Common carriers; Bill of lading; Stipulations regarding liability of carrier for loss of damage to crop; Validity of such stipulations. Three kinds of stipulation have often been made in a bill of lading. The first is one exempting the carrier from any and all liability for loss or damage occasioned by its own negligence. The second is one providing for an unqualified limitation of such liability to an agreed valuation. And the third is one limiting the liability of the carrier to an agreed valuation unless the shipper declares a higher value and pays a higher rate of freight.

According to an almost uniform weight of authority, the first and second kinds of stipulations are invalid as being contrary to public policy, but the third is valid and enforceable. (Syllabus, H.E., Heacock Company vs. Macondray & Company, Inc., 42 Phil. 205; Freixas and Company vs. Pacific Mail Steamship Co., 42 Phil. 198; McCarthy vs. Barber Steamship Lines, Inc., 45 Phil. 488; Northern Motors, Inc. vs. Prince Line, 107 Phil. 253, 257).

Thus, a stipulation that the value of the goods shipped does not exceed $500 per freight ton, or, in proportion for any part of ton, unless the value be expressly stated herein and ad valorem freight paid thereon was regarded as valid (Syllabus, McCarthy vs. Barber Steamship Lines, supra. See Arts. 1749 and 1750, Civil Code. Compare with Shewaram vs. Philippine Air Lines, Inc., L-20099, July 7, 1966, 17 SCRA 606, where the printed limitation of liability in a plane ticket was declared void)..

Appellant company in its third assignment of error states that the lower court erred in adjudging costs against it on the basis of section 9, Rule 5 of the Rules of Court which provides that "if the defendant, at any time before the trial, offers in writing to allow judgment to be taken against him for a specified sum, the plaintiff may immediately have judgment therefor, with costs then accrued; but if he does not accept such offer before trial, and fails to recover in the action a sum in excess of the offer, he cannot recover costs, but costs must be adjudged against him, and, if he recovers, be deducted from his recovery. The offer and failure to accept it cannot affect the recovery otherwise than as to costs."

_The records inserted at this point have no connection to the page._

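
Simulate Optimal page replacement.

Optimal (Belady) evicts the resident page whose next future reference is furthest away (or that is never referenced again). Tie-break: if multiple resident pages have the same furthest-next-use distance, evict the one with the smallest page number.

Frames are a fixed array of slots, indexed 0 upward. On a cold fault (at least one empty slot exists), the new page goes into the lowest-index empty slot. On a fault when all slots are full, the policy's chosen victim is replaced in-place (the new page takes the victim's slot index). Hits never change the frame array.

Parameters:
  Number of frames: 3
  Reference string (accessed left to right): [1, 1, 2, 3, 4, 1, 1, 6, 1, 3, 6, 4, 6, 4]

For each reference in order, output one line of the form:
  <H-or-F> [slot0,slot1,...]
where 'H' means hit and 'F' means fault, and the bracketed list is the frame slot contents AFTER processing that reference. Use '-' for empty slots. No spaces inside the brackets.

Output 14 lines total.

F [1,-,-]
H [1,-,-]
F [1,2,-]
F [1,2,3]
F [1,4,3]
H [1,4,3]
H [1,4,3]
F [1,6,3]
H [1,6,3]
H [1,6,3]
H [1,6,3]
F [4,6,3]
H [4,6,3]
H [4,6,3]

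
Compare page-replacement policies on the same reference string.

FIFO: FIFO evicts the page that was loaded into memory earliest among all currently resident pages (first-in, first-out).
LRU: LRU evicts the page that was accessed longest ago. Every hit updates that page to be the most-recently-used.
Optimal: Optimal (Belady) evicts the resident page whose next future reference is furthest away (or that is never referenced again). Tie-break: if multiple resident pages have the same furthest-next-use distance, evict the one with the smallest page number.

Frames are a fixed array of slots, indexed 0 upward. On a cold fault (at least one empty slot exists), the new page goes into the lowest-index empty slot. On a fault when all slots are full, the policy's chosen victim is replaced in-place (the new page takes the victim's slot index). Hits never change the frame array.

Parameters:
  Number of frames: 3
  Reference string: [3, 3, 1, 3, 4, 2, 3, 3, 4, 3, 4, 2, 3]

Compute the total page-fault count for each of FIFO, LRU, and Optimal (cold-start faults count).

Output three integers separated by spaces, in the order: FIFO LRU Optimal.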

The trial court applied section 9 of Rule 5 because defendant Macondray & Co., Inc. pleaded in its answer that "in order to avoid inconvenience and expense of litigation", it had offered to pay Phoenix Assurance Company the equivalent in pesos of $500 as a compromise settlement of its claim (14 Record on Appeal).

Section 9 of Rule 5 refers to a trial in inferior courts. The instant case was commenced in the Court of First Instance of Manila.

However, in view of the result arrived at in this appeal, appellant Phoenix Assurance Company, as the defeated party, is liable for the costs of the suit which are allowed to the winning party as a matter of course (Sec. 1, Rule 142, Rules of Court).

The lower court decided this case on July 12, 1965. It applied the conversion rate which was current at the time of its decision. In justice to the plaintiff, it should be paid the $500 at the conversion rate prevailing at the time of payment which the trial court should determine if the parties cannot agree on the same. *

WHEREFORE, the trial court's judgment is affirmed in the sense that the defendant's liability of $500 to the plaintiff should be paid at the rate of exchange prevailing at the time the judgment is satisfied instead of at the conversion rate prevailing in 1965. Costs against the plaintiff-appellant.

SO ORDERED.

Fernando (Chairman), Barredo, Antonio and Concepcion, Jr., JJ., concur.1wph1.t

 

Footnotest.hqw

* Under the Republic Act No. 4100 which took effect on June 19,1964 and which ammended Republic Act. No. 529 (which modifies article 1249 of the Civil Code), in "import-export and other international banking, financial investment and industrial transactions", the parties agreement as to the currency in which an obligation will be paid is binding. See Arieta vs. National Rice and Corn Corporation, L-15645, January 31, 1964, 62 O. G. 9810, 10 SCRA 78, 88, where an award of damages amounting to $286,000 was made payable in Philippine pesos according to the prevailing rate of exchange on July 1, 1952 when the contract was executed. Republic Act No. 529 was applied.